The site of historical and artistic value, a heritage site both very sensitive and unsafe due to the monument’s destruction over the years, was used over several months of filming, with the crew allowed to climb on the monument obviously harming its wounded structure. Of course, this insult to injury is not an exception but a rule, as various Croatian ministries and institutions allowed even Jasenovac Memorial Centre to be abused by both Croatian fascists and murky Western companies selling fashion items. In both cases, Croatian institutions simply closed their eyes to what was happening.

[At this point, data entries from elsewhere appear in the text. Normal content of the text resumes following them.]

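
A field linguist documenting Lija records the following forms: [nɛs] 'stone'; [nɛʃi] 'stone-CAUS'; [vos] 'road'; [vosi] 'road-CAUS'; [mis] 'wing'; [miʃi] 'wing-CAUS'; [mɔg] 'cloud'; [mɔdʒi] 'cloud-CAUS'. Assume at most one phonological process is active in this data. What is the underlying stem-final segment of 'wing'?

'wing' shows [s] ~ [ʃ] at the end of the stem ([mis] vs [miʃi]).
But 'road' keeps [s] in both environments ([vos], [vosi]), so there is no rule changing /s/ to [ʃ] before the CAUS suffix.
The alternation reflects depalatalization: palato-alveolar /dʒ/ and /ʃ/ become [g] and [s] when no front vowel follows. /ʃ/ is underlying.

/ʃ/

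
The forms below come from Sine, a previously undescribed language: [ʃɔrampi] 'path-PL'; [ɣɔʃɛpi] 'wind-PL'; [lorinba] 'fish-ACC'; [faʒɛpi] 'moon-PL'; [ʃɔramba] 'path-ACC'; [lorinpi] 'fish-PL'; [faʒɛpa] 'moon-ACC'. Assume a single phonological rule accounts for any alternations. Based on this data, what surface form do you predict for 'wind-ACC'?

The ACC morpheme has two allomorphs, [-ba] and [-pa].
By contrast the PL suffix keeps its initial [p] throughout — that segment must be underlying.
The ACC suffix is therefore /-ba/ underlyingly, with post-vocalic devoicing: voiced stops become voiceless after a vowel.
After 'wind', which ends in a vowel, the suffix surfaces as [-pa], giving [ɣɔʃɛpa].

[ɣɔʃɛpa]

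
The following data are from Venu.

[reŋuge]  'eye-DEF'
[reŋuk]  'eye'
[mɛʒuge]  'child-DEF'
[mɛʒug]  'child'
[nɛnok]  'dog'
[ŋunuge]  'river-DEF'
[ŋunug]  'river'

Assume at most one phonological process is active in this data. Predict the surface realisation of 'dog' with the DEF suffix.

[nɛnoge]

The root 'eye' surfaces as [reŋuge] and [reŋuk], with a stem-final [g] ~ [k] alternation.
The stem 'river' ([ŋunuge], [ŋunug]) shows [g] unchanged in both environments, so [g] cannot be basic with [k] derived in isolation.
Therefore /k/ is basic and [g] is derived by intervocalic voicing (voiceless stops become voiced between vowels).
The one attested form of 'dog', [nɛnok], shows underlying /nɛnok/. Applying the same rule between vowels gives [nɛnoge].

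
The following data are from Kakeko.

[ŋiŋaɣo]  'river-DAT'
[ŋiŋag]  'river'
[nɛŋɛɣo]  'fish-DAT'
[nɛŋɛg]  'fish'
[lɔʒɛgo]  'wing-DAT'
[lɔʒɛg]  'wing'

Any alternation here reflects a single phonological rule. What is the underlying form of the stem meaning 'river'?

'river' shows [ɣ] ~ [g] at the end of the stem ([ŋiŋaɣo] vs [ŋiŋag]).
Compare 'wing', with invariant [g] in [lɔʒɛgo] and [lɔʒɛg]: an analysis with underlying /g/ and a rule producing [ɣ] before the DAT suffix would wrongly predict alternation here too.
So /ɣ/ is underlying, and a rule of word-final hardening — voiced fricatives become stops word-finally — gives [g].

/ŋiŋaɣ/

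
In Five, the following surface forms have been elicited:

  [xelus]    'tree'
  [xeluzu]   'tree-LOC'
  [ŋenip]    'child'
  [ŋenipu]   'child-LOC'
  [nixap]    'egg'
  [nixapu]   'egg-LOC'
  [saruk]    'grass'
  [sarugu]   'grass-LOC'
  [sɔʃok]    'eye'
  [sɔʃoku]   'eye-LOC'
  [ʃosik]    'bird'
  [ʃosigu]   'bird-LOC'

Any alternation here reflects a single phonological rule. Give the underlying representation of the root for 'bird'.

/ʃosig/

'bird' shows [k] ~ [g] at the end of the stem ([ʃosik] vs [ʃosigu]).
But 'eye' keeps [k] in both environments ([sɔʃok], [sɔʃoku]), so there is no rule changing /k/ to [g] before the LOC suffix.
Therefore /g/ is basic and [k] is derived by word-final obstruent devoicing (voiced obstruents become voiceless word-finally).
So 'bird' = /ʃosig/.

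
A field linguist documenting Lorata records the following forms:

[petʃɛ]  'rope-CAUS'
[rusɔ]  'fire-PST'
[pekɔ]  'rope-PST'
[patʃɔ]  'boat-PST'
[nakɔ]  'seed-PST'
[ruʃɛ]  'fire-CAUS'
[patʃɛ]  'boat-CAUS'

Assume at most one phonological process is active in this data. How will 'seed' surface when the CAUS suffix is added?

[natʃɛ]

The stem for 'rope' ends in [tʃ] in [petʃɛ] but [k] in [pekɔ].
If /tʃ/ were underlying and a rule turned it into [k] before the PST suffix, 'boat' would also alternate; but it has [tʃ] in both [patʃɛ] and [patʃɔ].
The alternation reflects palatalization before a front vowel: /k/ and /s/ become palato-alveolar [tʃ] and [ʃ] before a front vowel. /k/ is underlying.
From [nakɔ] the stem 'seed' is /nak/; before a front vowel this yields [natʃɛ].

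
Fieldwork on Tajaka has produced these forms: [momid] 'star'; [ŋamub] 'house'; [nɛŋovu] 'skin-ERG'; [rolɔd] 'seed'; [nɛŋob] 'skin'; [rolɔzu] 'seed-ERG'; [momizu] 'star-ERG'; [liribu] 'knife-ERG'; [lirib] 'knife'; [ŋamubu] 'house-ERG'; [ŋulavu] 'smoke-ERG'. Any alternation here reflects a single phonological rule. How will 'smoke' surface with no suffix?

The stem for 'skin' ends in [b] in [nɛŋob] but [v] in [nɛŋovu].
But 'house' keeps [b] in both environments ([ŋamub], [ŋamubu]), so there is no rule changing /b/ to [v] before the ERG suffix.
Therefore /v/ is basic and [b] is derived by word-final hardening (voiced fricatives become stops word-finally).
The one attested form of 'smoke', [ŋulavu], shows underlying /ŋulav/. Applying the same rule word-finally gives [ŋulab].

[ŋulab]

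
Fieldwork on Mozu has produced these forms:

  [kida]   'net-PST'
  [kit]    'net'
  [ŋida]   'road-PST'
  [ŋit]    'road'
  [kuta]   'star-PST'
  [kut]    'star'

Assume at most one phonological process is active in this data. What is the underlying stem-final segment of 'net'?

/d/

'net' shows [d] ~ [t] at the end of the stem ([kida] vs [kit]).
The stem 'star' ([kuta], [kut]) shows [t] unchanged in both environments, so [t] cannot be basic with [d] derived before the PST suffix.
Therefore /d/ is basic and [t] is derived by word-final obstruent devoicing (voiced obstruents become voiceless word-finally).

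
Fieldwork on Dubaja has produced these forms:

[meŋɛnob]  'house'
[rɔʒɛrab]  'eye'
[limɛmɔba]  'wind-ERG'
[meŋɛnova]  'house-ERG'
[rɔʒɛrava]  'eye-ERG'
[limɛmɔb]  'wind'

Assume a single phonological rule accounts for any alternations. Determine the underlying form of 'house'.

The root 'house' surfaces as [meŋɛnob] and [meŋɛnova], with a stem-final [b] ~ [v] alternation.
If /b/ were underlying and a rule turned it into [v] before the ERG suffix, 'wind' would also alternate; but it has [b] in both [limɛmɔb] and [limɛmɔba].
Therefore /v/ is basic and [b] is derived by word-final hardening (voiced fricatives become stops word-finally).
Hence 'house' is /meŋɛnov/ underlyingly.

/meŋɛnov/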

The new Croatian state which has so easily and cheaply sold off its various natural and cultural resources, including historical sites, is doing that in order to maintain a cultural amnesia at work since the 1990s. Croatia’s historical amnesia, imposed and maintained by the hegemony of European Union, seeks to build a new and liberal-democratic version of history in the region. Such narrative cannot include anti-fascist, anti-imperialist and socialist history of Yugoslavia because it inconveniently reminds capitalist neoliberal Europe that there were in fact alternatives to the kind of worlds EU is offering. It is not then a coincidence that the entire show was filmed in Eastern Europe (Czechia and Croatia) with cheap labour and all-too-ready Ministries of Culture to sell-off the long-gone socialist heritage which now simply becomes a playground for various sadistic fantasies.

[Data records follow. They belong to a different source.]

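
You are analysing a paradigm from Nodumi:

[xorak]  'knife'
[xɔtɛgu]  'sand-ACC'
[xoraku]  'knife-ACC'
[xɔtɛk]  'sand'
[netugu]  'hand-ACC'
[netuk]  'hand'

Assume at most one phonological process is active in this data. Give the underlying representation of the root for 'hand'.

/netug/

The stem for 'hand' ends in [k] in [netuk] but [g] in [netugu].
But 'knife' keeps [k] in both environments ([xorak], [xoraku]), so there is no rule changing /k/ to [g] before the ACC suffix.
Therefore /g/ is basic and [k] is derived by word-final obstruent devoicing (voiced obstruents become voiceless word-finally).
So 'hand' = /netug/.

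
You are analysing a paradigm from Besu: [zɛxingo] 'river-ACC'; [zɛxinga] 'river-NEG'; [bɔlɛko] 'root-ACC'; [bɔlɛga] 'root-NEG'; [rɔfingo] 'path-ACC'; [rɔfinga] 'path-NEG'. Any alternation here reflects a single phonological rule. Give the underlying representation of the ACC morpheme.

/-ko/

The ACC morpheme has two allomorphs, [-go] and [-ko].
By contrast the NEG suffix keeps its initial [g] throughout — that segment must be underlying.
So the underlying form is /-ko/, and voiceless stops become voiced after a nasal.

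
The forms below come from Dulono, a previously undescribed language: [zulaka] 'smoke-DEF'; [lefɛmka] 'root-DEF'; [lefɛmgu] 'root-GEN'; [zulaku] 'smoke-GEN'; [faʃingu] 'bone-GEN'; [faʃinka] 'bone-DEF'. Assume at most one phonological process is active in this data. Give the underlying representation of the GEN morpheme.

The GEN suffix surfaces as [-gu] and [-ku], depending on the final segment of the stem.
By contrast the DEF suffix keeps its initial [k] throughout — that segment must be underlying.
The GEN suffix is therefore /-gu/ underlyingly, with post-vocalic devoicing: voiced stops become voiceless after a vowel.

/-gu/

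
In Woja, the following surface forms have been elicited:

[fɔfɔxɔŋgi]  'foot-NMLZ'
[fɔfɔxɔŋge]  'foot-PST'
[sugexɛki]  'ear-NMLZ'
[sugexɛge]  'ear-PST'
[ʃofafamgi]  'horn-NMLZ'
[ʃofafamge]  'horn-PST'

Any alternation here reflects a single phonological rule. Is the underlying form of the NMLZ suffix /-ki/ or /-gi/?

The NMLZ morpheme has two allomorphs, [-gi] and [-ki].
The PST suffix, which begins with [g], is invariant after every stem; so [g] is not altered by any rule here.
The NMLZ suffix is therefore /-ki/ underlyingly, with post-nasal voicing: voiceless stops become voiced after a nasal.

/-ki/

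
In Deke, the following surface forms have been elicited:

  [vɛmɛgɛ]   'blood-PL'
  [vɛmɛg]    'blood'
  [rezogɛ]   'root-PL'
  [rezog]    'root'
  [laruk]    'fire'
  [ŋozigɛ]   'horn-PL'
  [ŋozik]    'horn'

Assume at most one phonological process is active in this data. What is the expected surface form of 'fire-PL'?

In [ŋozigɛ] and [ŋozik] the final segment of 'horn' alternates: [g] ~ [k].
Compare 'blood', with invariant [g] in [vɛmɛgɛ] and [vɛmɛg]: an analysis with underlying /g/ and a rule producing [k] in isolation would wrongly predict alternation here too.
The alternation reflects intervocalic voicing: voiceless stops become voiced between vowels. /k/ is underlying.
From [laruk] the stem 'fire' is /laruk/; between vowels this yields [larugɛ].

[larugɛ]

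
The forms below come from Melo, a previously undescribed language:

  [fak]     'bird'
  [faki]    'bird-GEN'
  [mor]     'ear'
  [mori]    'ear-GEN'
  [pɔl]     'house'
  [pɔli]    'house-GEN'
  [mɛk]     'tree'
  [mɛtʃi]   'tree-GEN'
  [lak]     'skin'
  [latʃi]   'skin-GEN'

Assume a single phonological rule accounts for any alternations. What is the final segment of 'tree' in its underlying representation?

In [mɛk] and [mɛtʃi] the final segment of 'tree' alternates: [k] ~ [tʃ].
But 'bird' keeps [k] in both environments ([fak], [faki]), so there is no rule changing /k/ to [tʃ] before the GEN suffix.
The alternation reflects depalatalization: palato-alveolar /tʃ/ becomes [k] when no front vowel follows. /tʃ/ is underlying.

/tʃ/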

What Tribes reveals is the following: on the site of one of the most important defeats of fascism––Petrova Gora–– this neoliberal visual fantasy recreates a new version of fascism with the full blessing of the current Croatian government. The new fascism so aptly illustrated by the show strips away illusions of European (and Western) democratic neoliberal fantasies, showing us a direct link between their politics and fascism. As Ishay Landa has shown in his book The Apprentice’s Sorcerer liberalism of the 20th century, "significantly contributed to fascism, informing many of its far-reaching manifestations", and even fascism’s most pernicious and extremist aspects, "are historically unthinkable outside of the liberal framework" as fascism was, "an organic product of developments largely from within liberal society and ideology". Tribes is therefore not a critique of the present or some post-apocalyptic future, but as its creator suggested a "new beginning full of hope", hope for a new fascism. This new fascism cannot happen without an attempt to symbolically and materially defeat anti-fascism. In this case the attempt at destruction of anti-fascism takes place on the site where the reverse was the case in 1945. Petrova Gora, a symbol of Yugoslav courage, solidarity, socialism, and anti-fascism, is now the very site of fascist powerplay.